確定附近都沒人後,湘思才落到地上,收回長劍抱着裙擺偷偷摸向白子畫的書房。
她躡手躡腳的爬上台階,輕輕拉開大門再輕輕關上,在房裏東張西望尋找那一抹白色的身影。
「尊上,尊上?」
不敢大聲,只得壓低聲音呼喚,在書房裏轉了兩圈都沒看見白子畫,便往臥房走去,可裏頭也沒人。
「奇怪,尊上去哪了?」
湘思不解的咬咬手指頭。
突地,臥房旁邊挨着的一間房裏傳出細微的聲響。
「尊上?」
聽到動靜,湘思忙拖着裙擺往那邊跑,結果一不小心踩着裙擺摔倒了,整個人撲進了房裏,重重摔在了地板上,髮髻上的鳳冠「骨碌骨碌」滾到了一邊。裙擺太長,被摔倒帶出的風掀起來,不偏不倚正好蓋在了她的頭上,就好像她頂着一頂紅蓋頭。
「好痛,嗚嗚。」
湘思苦着臉坐起來,想把頭上的布料拉下來,結果傻乎乎地扯了半天都扯不下來。

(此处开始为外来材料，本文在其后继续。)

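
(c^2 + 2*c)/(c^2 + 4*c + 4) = c/(c + 2)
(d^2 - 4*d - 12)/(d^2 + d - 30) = (d^2 - 4*d - 12)/(d^2 + d - 30)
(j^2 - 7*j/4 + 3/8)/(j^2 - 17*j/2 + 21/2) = (j - 1/4)/(j - 7)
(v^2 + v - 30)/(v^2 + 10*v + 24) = (v - 5)/(v + 4)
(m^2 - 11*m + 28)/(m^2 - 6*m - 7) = (m - 4)/(m + 1)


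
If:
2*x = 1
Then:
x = 1/2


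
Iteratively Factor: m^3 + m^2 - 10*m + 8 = (m - 2)*(m^2 + 3*m - 4) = (m - 2)*(m + 4)*(m - 1)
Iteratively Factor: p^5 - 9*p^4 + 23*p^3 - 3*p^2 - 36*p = (p + 1)*(p^4 - 10*p^3 + 33*p^2 - 36*p) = p*(p + 1)*(p^3 - 10*p^2 + 33*p - 36) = p*(p - 3)*(p + 1)*(p^2 - 7*p + 12) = p*(p - 3)^2*(p + 1)*(p - 4)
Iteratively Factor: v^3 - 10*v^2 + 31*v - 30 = (v - 5)*(v^2 - 5*v + 6) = (v - 5)*(v - 2)*(v - 3)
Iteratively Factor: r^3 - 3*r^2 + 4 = (r - 2)*(r^2 - r - 2) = (r - 2)*(r + 1)*(r - 2)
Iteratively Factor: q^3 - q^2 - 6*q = (q)*(q^2 - q - 6) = q*(q - 3)*(q + 2)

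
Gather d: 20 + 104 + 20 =144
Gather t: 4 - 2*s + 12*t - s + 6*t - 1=-3*s + 18*t + 3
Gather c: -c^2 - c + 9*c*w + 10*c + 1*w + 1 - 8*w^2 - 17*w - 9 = -c^2 + c*(9*w + 9) - 8*w^2 - 16*w - 8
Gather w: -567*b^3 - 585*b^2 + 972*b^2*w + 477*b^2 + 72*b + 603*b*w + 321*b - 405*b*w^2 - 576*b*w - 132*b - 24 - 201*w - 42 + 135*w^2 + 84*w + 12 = -567*b^3 - 108*b^2 + 261*b + w^2*(135 - 405*b) + w*(972*b^2 + 27*b - 117) - 54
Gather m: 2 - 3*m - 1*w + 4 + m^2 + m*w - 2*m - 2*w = m^2 + m*(w - 5) - 3*w + 6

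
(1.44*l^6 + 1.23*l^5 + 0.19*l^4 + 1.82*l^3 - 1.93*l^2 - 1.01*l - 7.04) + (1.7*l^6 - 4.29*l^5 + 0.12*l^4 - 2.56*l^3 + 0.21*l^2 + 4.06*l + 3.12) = 3.14*l^6 - 3.06*l^5 + 0.31*l^4 - 0.74*l^3 - 1.72*l^2 + 3.05*l - 3.92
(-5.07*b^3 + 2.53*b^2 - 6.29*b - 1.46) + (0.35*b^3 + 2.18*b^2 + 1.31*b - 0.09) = -4.72*b^3 + 4.71*b^2 - 4.98*b - 1.55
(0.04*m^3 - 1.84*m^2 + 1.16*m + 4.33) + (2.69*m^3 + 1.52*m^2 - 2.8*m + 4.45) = 2.73*m^3 - 0.32*m^2 - 1.64*m + 8.78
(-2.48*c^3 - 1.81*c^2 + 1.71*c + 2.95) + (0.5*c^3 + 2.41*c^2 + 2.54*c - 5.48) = -1.98*c^3 + 0.6*c^2 + 4.25*c - 2.53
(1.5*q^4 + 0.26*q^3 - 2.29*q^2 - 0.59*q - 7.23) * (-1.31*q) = -1.965*q^5 - 0.3406*q^4 + 2.9999*q^3 + 0.7729*q^2 + 9.4713*q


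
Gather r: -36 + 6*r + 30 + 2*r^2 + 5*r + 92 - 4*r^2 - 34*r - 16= -2*r^2 - 23*r + 70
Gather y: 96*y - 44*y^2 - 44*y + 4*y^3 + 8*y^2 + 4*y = 4*y^3 - 36*y^2 + 56*y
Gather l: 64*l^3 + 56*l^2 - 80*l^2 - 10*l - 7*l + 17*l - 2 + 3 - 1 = 64*l^3 - 24*l^2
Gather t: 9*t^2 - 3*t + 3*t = 9*t^2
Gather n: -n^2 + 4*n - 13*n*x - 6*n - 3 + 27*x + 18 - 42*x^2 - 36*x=-n^2 + n*(-13*x - 2) - 42*x^2 - 9*x + 15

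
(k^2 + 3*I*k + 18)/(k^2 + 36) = (k - 3*I)/(k - 6*I)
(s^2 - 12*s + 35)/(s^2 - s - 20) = (s - 7)/(s + 4)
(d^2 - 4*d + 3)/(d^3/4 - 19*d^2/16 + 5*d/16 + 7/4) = 16*(d^2 - 4*d + 3)/(4*d^3 - 19*d^2 + 5*d + 28)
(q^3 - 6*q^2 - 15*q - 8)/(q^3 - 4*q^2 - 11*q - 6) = (q - 8)/(q - 6)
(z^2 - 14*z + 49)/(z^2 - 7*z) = (z - 7)/z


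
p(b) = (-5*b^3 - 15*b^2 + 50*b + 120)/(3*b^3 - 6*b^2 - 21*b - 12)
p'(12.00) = 0.08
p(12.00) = -2.49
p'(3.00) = 3.65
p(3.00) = 0.00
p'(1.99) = 1.67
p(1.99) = -2.24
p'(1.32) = 2.04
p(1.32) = -3.43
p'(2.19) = 1.73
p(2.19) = -1.90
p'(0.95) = 2.77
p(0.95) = -4.30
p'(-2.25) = -0.73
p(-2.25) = 0.39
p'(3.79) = 72.86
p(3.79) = 12.33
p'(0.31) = 6.78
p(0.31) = -7.05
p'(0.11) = 10.23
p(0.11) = -8.72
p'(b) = (-15*b^2 - 30*b + 50)/(3*b^3 - 6*b^2 - 21*b - 12) + (-9*b^2 + 12*b + 21)*(-5*b^3 - 15*b^2 + 50*b + 120)/(3*b^3 - 6*b^2 - 21*b - 12)^2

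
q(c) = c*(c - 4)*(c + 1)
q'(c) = c*(c - 4) + c*(c + 1) + (c - 4)*(c + 1)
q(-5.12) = -192.38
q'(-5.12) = 105.36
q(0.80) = -4.61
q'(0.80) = -6.88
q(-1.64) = -5.92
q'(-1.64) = 13.91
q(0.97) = -5.79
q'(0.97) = -7.00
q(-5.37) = -219.88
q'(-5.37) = 114.73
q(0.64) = -3.53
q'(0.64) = -6.61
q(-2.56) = -26.20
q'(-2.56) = 31.02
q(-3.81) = -83.61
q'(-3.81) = 62.41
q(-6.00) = -300.00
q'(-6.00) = 140.00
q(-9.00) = -936.00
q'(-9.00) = 293.00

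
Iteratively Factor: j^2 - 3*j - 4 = (j - 4)*(j + 1)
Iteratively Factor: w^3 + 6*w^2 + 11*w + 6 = (w + 2)*(w^2 + 4*w + 3) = (w + 2)*(w + 3)*(w + 1)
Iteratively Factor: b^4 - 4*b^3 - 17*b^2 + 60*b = (b)*(b^3 - 4*b^2 - 17*b + 60) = b*(b + 4)*(b^2 - 8*b + 15) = b*(b - 5)*(b + 4)*(b - 3)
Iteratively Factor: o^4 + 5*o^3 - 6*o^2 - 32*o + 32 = (o + 4)*(o^3 + o^2 - 10*o + 8) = (o + 4)^2*(o^2 - 3*o + 2) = (o - 1)*(o + 4)^2*(o - 2)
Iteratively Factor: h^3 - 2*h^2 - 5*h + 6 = (h + 2)*(h^2 - 4*h + 3) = (h - 3)*(h + 2)*(h - 1)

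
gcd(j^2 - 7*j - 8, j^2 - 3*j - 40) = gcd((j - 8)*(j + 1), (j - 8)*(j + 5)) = j - 8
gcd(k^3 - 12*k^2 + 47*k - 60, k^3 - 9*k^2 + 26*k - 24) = k^2 - 7*k + 12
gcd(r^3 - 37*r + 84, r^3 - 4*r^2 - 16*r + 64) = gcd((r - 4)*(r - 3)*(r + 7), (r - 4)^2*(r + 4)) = r - 4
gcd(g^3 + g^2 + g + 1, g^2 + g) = g + 1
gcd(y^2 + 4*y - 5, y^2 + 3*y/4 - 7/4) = y - 1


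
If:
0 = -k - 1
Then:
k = -1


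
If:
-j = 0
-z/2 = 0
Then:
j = 0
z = 0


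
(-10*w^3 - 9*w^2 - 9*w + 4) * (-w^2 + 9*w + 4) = 10*w^5 - 81*w^4 - 112*w^3 - 121*w^2 + 16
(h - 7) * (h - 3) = h^2 - 10*h + 21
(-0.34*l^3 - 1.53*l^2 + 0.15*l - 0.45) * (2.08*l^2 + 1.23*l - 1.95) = -0.7072*l^5 - 3.6006*l^4 - 0.9069*l^3 + 2.232*l^2 - 0.846*l + 0.8775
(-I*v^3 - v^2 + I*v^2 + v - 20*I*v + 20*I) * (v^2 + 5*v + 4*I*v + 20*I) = -I*v^5 + 3*v^4 - 4*I*v^4 + 12*v^3 - 19*I*v^3 + 65*v^2 - 96*I*v^2 + 320*v + 120*I*v - 400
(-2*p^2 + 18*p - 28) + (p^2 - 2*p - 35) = -p^2 + 16*p - 63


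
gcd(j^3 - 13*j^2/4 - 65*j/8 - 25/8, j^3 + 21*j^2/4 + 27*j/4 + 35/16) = j^2 + 7*j/4 + 5/8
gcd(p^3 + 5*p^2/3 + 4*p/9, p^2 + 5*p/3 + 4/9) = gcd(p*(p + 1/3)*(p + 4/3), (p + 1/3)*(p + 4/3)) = p^2 + 5*p/3 + 4/9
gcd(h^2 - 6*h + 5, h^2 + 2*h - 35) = h - 5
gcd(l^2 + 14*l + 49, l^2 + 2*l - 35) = l + 7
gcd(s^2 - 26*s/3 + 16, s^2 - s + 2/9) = 1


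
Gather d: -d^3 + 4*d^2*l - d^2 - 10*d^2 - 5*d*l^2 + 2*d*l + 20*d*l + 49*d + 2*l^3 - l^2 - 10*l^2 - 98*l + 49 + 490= -d^3 + d^2*(4*l - 11) + d*(-5*l^2 + 22*l + 49) + 2*l^3 - 11*l^2 - 98*l + 539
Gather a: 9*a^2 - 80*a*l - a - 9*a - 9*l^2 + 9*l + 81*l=9*a^2 + a*(-80*l - 10) - 9*l^2 + 90*l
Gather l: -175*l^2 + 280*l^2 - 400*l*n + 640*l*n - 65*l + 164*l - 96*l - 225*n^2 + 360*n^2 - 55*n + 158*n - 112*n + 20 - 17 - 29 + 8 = 105*l^2 + l*(240*n + 3) + 135*n^2 - 9*n - 18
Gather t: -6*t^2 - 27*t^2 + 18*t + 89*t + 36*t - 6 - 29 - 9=-33*t^2 + 143*t - 44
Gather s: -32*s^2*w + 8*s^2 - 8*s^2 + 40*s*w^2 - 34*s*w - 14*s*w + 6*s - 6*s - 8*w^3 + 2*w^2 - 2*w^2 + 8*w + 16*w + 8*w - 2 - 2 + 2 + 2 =-32*s^2*w + s*(40*w^2 - 48*w) - 8*w^3 + 32*w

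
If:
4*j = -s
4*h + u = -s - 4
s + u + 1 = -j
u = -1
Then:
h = -3/4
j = 0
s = 0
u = -1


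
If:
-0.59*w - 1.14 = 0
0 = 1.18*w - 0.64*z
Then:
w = -1.93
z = -3.56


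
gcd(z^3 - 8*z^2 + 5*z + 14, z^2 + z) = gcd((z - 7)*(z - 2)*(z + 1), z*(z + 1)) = z + 1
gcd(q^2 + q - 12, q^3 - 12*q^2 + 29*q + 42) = 1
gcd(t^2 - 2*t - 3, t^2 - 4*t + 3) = t - 3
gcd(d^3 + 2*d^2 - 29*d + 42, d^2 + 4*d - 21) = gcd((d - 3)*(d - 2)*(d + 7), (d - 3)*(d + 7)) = d^2 + 4*d - 21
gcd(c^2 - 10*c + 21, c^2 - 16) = 1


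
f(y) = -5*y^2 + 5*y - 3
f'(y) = 5 - 10*y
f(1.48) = -6.55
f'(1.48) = -9.80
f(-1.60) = -23.80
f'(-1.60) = 21.00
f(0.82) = -2.26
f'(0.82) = -3.20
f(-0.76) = -9.69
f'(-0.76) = 12.60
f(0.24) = -2.09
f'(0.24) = 2.60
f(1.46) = -6.36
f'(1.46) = -9.60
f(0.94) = -2.72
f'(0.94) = -4.40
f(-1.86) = -29.60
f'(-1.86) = 23.60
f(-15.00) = -1203.00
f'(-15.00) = 155.00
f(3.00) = -33.00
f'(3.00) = -25.00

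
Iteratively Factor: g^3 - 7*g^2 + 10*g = (g)*(g^2 - 7*g + 10) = g*(g - 2)*(g - 5)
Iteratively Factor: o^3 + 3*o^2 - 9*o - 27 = (o - 3)*(o^2 + 6*o + 9) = (o - 3)*(o + 3)*(o + 3)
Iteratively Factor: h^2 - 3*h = (h - 3)*(h)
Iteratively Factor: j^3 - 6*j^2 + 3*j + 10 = (j + 1)*(j^2 - 7*j + 10) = (j - 5)*(j + 1)*(j - 2)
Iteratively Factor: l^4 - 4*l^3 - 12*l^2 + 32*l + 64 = (l - 4)*(l^3 - 12*l - 16) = (l - 4)^2*(l^2 + 4*l + 4) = (l - 4)^2*(l + 2)*(l + 2)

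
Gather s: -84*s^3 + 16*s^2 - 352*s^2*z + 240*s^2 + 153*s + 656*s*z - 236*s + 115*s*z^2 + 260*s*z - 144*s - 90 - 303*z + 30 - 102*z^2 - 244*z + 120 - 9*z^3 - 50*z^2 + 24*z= -84*s^3 + s^2*(256 - 352*z) + s*(115*z^2 + 916*z - 227) - 9*z^3 - 152*z^2 - 523*z + 60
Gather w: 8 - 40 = -32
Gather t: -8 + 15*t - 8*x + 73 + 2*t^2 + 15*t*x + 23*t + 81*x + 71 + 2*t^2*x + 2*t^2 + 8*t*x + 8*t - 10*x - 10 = t^2*(2*x + 4) + t*(23*x + 46) + 63*x + 126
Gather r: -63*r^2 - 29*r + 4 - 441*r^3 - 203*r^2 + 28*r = -441*r^3 - 266*r^2 - r + 4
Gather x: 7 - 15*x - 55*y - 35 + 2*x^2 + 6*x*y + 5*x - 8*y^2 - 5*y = 2*x^2 + x*(6*y - 10) - 8*y^2 - 60*y - 28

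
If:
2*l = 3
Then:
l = 3/2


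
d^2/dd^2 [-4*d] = 0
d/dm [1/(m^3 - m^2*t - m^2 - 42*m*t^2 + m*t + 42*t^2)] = (-3*m^2 + 2*m*t + 2*m + 42*t^2 - t)/(m^3 - m^2*t - m^2 - 42*m*t^2 + m*t + 42*t^2)^2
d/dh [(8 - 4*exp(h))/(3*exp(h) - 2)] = -16*exp(h)/(3*exp(h) - 2)^2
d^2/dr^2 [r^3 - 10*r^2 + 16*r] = 6*r - 20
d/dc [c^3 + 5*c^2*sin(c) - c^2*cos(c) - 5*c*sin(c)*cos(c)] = c^2*sin(c) + 5*c^2*cos(c) + 3*c^2 + 10*c*sin(c) - 2*c*cos(c) - 5*c*cos(2*c) - 5*sin(2*c)/2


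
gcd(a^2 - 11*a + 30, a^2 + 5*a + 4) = 1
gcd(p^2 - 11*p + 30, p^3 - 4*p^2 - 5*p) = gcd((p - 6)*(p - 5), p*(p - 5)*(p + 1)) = p - 5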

裙擺太大太長,她胡亂拉扯,自然是越拉越鑽不出來。
「尊上,你在嗎?我……我我……我出不來……」
折騰半天還是頂着布料,她急了,伸出手向四周摸索着,尋求白子畫的幫助。
「……」
白子畫這時剛穿上內衫,見湘思坐在地上把自己纏在紅色的衣袍里,頓時有些哭笑不得,緩步走過去,輕柔的為她解開。
「別動。」
他輕拍了下她還在亂動的小手,單膝跪在她面前,一點一點的把紅色的布料分開拿下,直到露出她那張紅撲撲的小臉來。
「尊上!」
湘思一看見白子畫就笑,抹了胭脂的小嘴上翹,粉嫩嫩的臉頰上現出個小酒窩,黑黝黝的大眼睛水汪汪的瞅着他,燭火的倒影投到裏頭,好似落了許多小星星,一閃一閃美得不可思議。
「你這是……」
白子畫愣愣地輕撫她的小臉,不解她為何這副打扮。額前的劉海梳起來了,露出了光潔的額頭,眉心描了一朵紅色的牡丹;髮髻有些亂,上頭戴着許多華麗貴重的髮簪和珠花,兩端還插着不少金色的步搖,兩條紅色的絲帶在她頭上繞了一圈垂在臉頰兩邊;她穿着一身火紅色的齊襟長裙,外頭半披半穿罩着件同樣紅色的長袍,領子和邊角綴着一顆顆色澤極佳的珍珠,外袍從後背到裙擺繡了一隻栩栩如生的鳳凰,金絲銀線,繡工天衣無縫完美無瑕。
「這叫嫁衣。」
湘思撫了撫頭上亂七八糟的髮髻,把幾根步搖和髮簪取了下來丟到一邊,抱怨的嘟嘴:「尊上你都不知道,這些東西重死了,我說不要戴,可是仙子姐姐非說新娘子必須戴,不然就不像成親了。」
「成親?」白子畫抓住了最關鍵的兩個字,雙眉一皺,「什麼成親?」
「衣服也好重的,尊上,你以前都沒告訴弟子成親這麼麻煩。」湘思還在糾結身上的裝扮,完全沒認真聽白子畫說話,見此情形,白子畫一把抓住她的手,厲色問道:「我問你什麼成親?誰要你穿成這副模樣的?」
湘思有點被他嚴厲的模樣嚇到,略帶懼意的望着他,小小聲說:「尊上不知道麼,弟子明日便要和梓華師兄成婚了……」
「你說什麼?」白子畫以為自己聽錯了,「你再說一遍,你要和誰成婚?」
「梓華師兄……」
「夜梓華?」白子畫倏地笑了,但笑意未達眼裏,皮笑肉不笑的,看起來有點嚇人。他逼近她,眼睛睜得大大的看着她,「我有沒有告訴過你,不准與夜梓華有任何來往?」
「弟子……弟子……」
湘思眨巴着眼睛,不知道怎麼回答才好。她知道白子畫一向不喜歡夜梓華,更不喜歡她和他有什麼接觸,成婚這件事雖說她算是被逼的,但如今五湖四海的仙友道兄都來了,箭在弦上不得不發,她就是想臨陣脫逃也不太可能。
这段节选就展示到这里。